Do you know there are three sizes of all-terrain vehicles: large, medium and small? The smallest designed for children as young as six years old!

According to the National Conference on State Legislatures, 16 million Americans ride ATVs (all terrain vehicles). With rapidly increasing sales and popularity of off-road vehicles and increased usage come even greater dangers to drivers and riders. Of especial concern is the ever-present risk of injury to minors.

The Hawaii Legislature is considering HB18 which defines ATVs, and provides “no minor [under 18 years of age] shall operate, ride, or be otherwise propelled on an all-terrain vehicle.”  The bill was heard by the House Transportation Committee and will move to the House Judiciary Committee for further hearing. But don’t get me wrong. I think ATVs are a fun, recreational opportunity for residents, and tourists, alike, and they are helpful vehicles on farms and ranches.

However, the American Academy of Pediatrics has sounded an alarm about ATV dangers, particularly among children under 16 years of age. Other national and local medical organizations have also raised concerns about children’s safety. Hawaii still doesn’t have any laws regarding the use and safety of operating, riding, or being propelled on all-terrain vehicles.

Every year, tens of thousands of kids are severely injured or killed in ATV accidents, some are infants! This year’s campaign for the national Concerned Families for ATV Safety is targeted to parents of adolescent ATV operators.  Because the adult ATVs are heavy (up to 800 pounds), roll over easily, and really aren’t meant to carry passengers:  children and young adolescents shouldn’t be on them. They lack the experience, training and judgment to handle the vehicles. The American Academy of Pediatrics has adopted formal policies recommending that children under 16 not drive ATVs. They also maintain that automobile driver’s license or some additional certification on ATV use should be required, as the skill and judgment needed to operate an automobile is similar to handling and ATV.

The Hawaii record is shameful.  Recently, a 16-year-old girl was killed while driving an ATV on the Big Islan. Her 11-year-old sister escaped with minor injuries. Another passenger, a four-year-old sister, was in critical condition and flown to Queens Hospital. In January this year, a man was killed when he drove off a bridge and was pinned under the ATV in a stream. More Hawaii statistics: From 1991 to 2009, there were 16 fatalities related to ATV use. There was only one death prior to 2001, but at least one death each year since.  Four of the victims were 17 years or younger, including two drivers, one passenger and one of unknown status.

Non-fatal injuries to ATV riders have also been increasing. According to the Queen’s Trauma Registry, non-fatal injures went from 2-5 injuries per year from 1998 to 2002 to 11-18 injuries per year from 2003-2008.  About one-third (31%) of the patients were under the age of 18, and most (75%) of these minor-aged patients were not wearing a helmet at the time of the crash.

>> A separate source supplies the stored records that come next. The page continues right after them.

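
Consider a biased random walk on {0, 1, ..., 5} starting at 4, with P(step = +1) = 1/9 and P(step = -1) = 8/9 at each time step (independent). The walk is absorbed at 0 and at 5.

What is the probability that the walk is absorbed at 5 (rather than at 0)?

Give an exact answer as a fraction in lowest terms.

Answer: 585/4681

Derivation:
Biased walk: p = 1/9, q = 8/9, r = q/p = 8
Gambler's ruin: P(hit 5 before 0 | start at 4) = (1 - r^a)/(1 - r^N)
r^4 = 4096; r^5 = 32768
P = (1 - 4096) / (1 - 32768) = -4095 / -32767 = 585/4681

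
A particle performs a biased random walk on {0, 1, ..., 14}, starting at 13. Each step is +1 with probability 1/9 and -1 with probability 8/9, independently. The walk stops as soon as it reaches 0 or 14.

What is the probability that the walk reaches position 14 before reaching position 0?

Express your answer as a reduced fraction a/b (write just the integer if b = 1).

Answer: 78536544841/628292358729

Derivation:
Biased walk: p = 1/9, q = 8/9, r = q/p = 8
Gambler's ruin: P(hit 14 before 0 | start at 13) = (1 - r^a)/(1 - r^N)
r^13 = 549755813888; r^14 = 4398046511104
P = (1 - 549755813888) / (1 - 4398046511104) = -549755813887 / -4398046511103 = 78536544841/628292358729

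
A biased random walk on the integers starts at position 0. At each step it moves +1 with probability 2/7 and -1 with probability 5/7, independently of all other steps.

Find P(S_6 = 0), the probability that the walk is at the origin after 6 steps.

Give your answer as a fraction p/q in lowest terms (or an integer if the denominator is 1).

Answer: 20000/117649

Derivation:
To be at 0 after 6 steps: need exactly 3 steps of +1 and 3 of -1.
Number of such sequences: C(6,3) = 20
Each has probability (2/7)^3 · (5/7)^3 = 1000/117649
P = 20 · 1000/117649 = 20000/117649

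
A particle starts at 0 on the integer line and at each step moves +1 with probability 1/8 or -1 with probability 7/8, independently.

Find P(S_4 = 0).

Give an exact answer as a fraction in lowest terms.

To reach position 0 after 4 steps: need 2 steps of +1 and 2 steps of -1.
Number of such sequences: C(4,2) = 6
Each has probability (1/8)^2 · (7/8)^2 = 49/4096
P = 6 · 49/4096 = 147/2048

Answer: 147/2048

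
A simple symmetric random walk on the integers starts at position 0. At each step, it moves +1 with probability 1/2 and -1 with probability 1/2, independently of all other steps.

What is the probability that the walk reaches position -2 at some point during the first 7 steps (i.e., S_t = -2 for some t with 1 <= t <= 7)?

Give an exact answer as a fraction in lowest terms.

Count via complement. Let g(t,s) = #length-t paths at position s with S_1..S_t all ≠ -2.
g(t,s) = g(t-1,s-1) + g(t-1,s+1) for s ≠ -2; g(t,-2) = 0.
t=0: g(0,0)=1
t=1: g(1,-1)=1 g(1,1)=1
t=2: g(2,0)=2 g(2,2)=1
t=3: g(3,-1)=2 g(3,1)=3 g(3,3)=1
t=4: g(4,0)=5 g(4,2)=4 g(4,4)=1
t=5: g(5,-1)=5 g(5,1)=9 g(5,3)=5 g(5,5)=1
t=6: g(6,0)=14 g(6,2)=14 g(6,4)=6 g(6,6)=1
t=7: g(7,-1)=14 g(7,1)=28 g(7,3)=20 g(7,5)=7 g(7,7)=1
Paths never hitting -2: Σ_s g(7,s) = 70
Paths hitting -2: 2^7 - 70 = 58
P = 58/128 = 29/64

Answer: 29/64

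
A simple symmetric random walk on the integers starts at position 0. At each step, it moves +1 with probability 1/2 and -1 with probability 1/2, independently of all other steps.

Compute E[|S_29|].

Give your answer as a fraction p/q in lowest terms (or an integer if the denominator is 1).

S_29 takes values m ≡ 1 (mod 2) with |m| ≤ 29; P(S_29=m) = C(29,(29+m)/2)/2^29.
Total paths: 2^29 = 536870912
Distribution: P(S=-29)=1/536870912, P(S=-27)=29/536870912, P(S=-25)=406/536870912, P(S=-23)=3654/536870912, P(S=-21)=23751/536870912, P(S=-19)=118755/536870912, P(S=-17)=475020/536870912, P(S=-15)=1560780/536870912, P(S=-13)=4292145/536870912, P(S=-11)=10015005/536870912, P(S=-9)=20030010/536870912, P(S=-7)=34597290/536870912, P(S=-5)=51895935/536870912, P(S=-3)=67863915/536870912, P(S=-1)=77558760/536870912, P(S=1)=77558760/536870912, P(S=3)=67863915/536870912, P(S=5)=51895935/536870912, P(S=7)=34597290/536870912, P(S=9)=20030010/536870912, P(S=11)=10015005/536870912, P(S=13)=4292145/536870912, P(S=15)=1560780/536870912, P(S=17)=475020/536870912, P(S=19)=118755/536870912, P(S=21)=23751/536870912, P(S=23)=3654/536870912, P(S=25)=406/536870912, P(S=27)=29/536870912, P(S=29)=1/536870912
E[|S_29|] = Σ_m |m|·P(S_29=m) = 2326762800/536870912 = 145422675/33554432

Answer: 145422675/33554432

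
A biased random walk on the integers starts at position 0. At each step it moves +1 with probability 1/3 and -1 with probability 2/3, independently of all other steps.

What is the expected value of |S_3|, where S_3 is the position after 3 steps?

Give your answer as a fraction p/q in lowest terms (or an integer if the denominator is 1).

S_3 takes values m ≡ 1 (mod 2) with |m| ≤ 3; P(S_3=m) = C(3,(3+m)/2) · (1/3)^((3+m)/2) · (2/3)^((3-m)/2).
Distribution: P(S=-3)=8/27, P(S=-1)=4/9, P(S=1)=2/9, P(S=3)=1/27
E[|S_3|] = Σ_m |m|·P(S_3=m) = 5/3

Answer: 5/3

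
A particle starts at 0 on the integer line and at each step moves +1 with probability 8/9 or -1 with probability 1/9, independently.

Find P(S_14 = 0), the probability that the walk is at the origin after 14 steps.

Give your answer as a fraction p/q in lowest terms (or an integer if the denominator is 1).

Answer: 2399141888/7625597484987

Derivation:
To be at 0 after 14 steps: need exactly 7 steps of +1 and 7 of -1.
Number of such sequences: C(14,7) = 3432
Each has probability (8/9)^7 · (1/9)^7 = 2097152/22876792454961
P = 3432 · 2097152/22876792454961 = 2399141888/7625597484987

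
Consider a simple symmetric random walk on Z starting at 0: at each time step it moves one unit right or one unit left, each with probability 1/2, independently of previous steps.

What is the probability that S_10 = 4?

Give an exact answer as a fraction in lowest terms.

To reach position 4 after 10 steps: need 7 steps of +1 and 3 of -1.
Favorable paths: C(10,7) = 120
Total paths: 2^10 = 1024
P = 120/1024 = 15/128

Answer: 15/128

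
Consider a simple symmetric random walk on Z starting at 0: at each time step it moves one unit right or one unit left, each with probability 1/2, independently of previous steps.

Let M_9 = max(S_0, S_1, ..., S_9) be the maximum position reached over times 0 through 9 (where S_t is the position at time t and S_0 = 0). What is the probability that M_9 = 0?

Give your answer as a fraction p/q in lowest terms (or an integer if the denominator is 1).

Answer: 63/256

Derivation:
Let M_9 = max(S_0,...,S_9). Use the reflection principle: for j ≥ 1, #{paths with M_9 ≥ j} = #{S_9 ≥ j} + #{S_9 ≥ j+1}.
P(M_9 ≥ 0) = 1 since S_0 = 0, so #{M_9 ≥ 0} = 512.
#{M_9 ≥ 1} = #{S_9 ≥ 1} + #{S_9 ≥ 2} = 256 + 130 = 386.
#{M_9 = 0} = 512 - 386 = 126.
P(M_9 = 0) = 126/512 = 63/256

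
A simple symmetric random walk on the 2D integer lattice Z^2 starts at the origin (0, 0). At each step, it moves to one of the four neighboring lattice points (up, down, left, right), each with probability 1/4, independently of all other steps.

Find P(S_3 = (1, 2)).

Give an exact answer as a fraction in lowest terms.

Answer: 3/64

Derivation:
Let h be the number of horizontal steps (so 3-h are vertical). To end at (1,2) need (h+1)/2 right-steps and ((3-h)+2)/2 up-steps.
Sum over h with 1 ≤ h ≤ 1, h ≡ 1 (mod 2), 3-h ≡ 0 (mod 2):
h=1: C(3,1)·C(1,1)·C(2,2) = 3·1·1 = 3
Total favorable: 3
Total paths: 4^3 = 64
P = 3/64 = 3/64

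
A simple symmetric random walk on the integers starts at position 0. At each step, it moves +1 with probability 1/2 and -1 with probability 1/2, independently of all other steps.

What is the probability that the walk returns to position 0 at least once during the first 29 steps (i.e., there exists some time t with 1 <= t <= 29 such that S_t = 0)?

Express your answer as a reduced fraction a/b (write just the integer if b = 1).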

EMS personnel attended to 152 injured ATV riders from September 2006 through August 2008, including 39 (26%) who were under 18 years of age.  Only 41% of the riders were wearing a helmet at the time of injury, and this proportion was lower (32%) among the minor-aged riders.

Nationally, from 1999 to 2001, there were 698 reported fatalities to youth ages 1-19 years from off-road vehicle crashes, says the CPSC.  Off-road vehicles include ATVs, snowmobiles, and hovercraft. Central nervous system injuries accounted for 80 percent of fatalities in ATV-related crashes. Helmets may reduce risk of death by 42%.

Forty-one states allow use of ATVs on Public Lands, and of these Hawaii, Mississippi, Montana, Wyoming are the only states and the District of Columbia that do not have any form of Safety Laws pertaining to ATVs.

ATV accidents have the highest risk of hospitalization of 33 sports and activities in which children routinely participate, according to the CPSC (Consumer Protection Safety Commission).  The risk of serious injury associated with driving ATVs is 61% greater than the next highest risk sport: football. Voluntary standards agreed to by the industry have not worked. Smaller, “youth” marketed off-road vehicles continue to be targeted to adolescents. The problems of operating them will only grow, as more young people ride them.

ATV ridership is growing in the State of Hawaii.  Technically, people are not allowed to drive ATV’s on roads as there is no ATV license, the vehicles are not registered and do not have safety checks, and no one pays weight fees on them, all of which are required to operate a vehicle on public roads. But they are everywhere–off-road, on public and private lands.

Regulating ATV use in Hawaii to safeguard minors will reduce risks and dangerous, injuries and deaths.  I urge the State, Counties and individuals to support the movement to protect our children.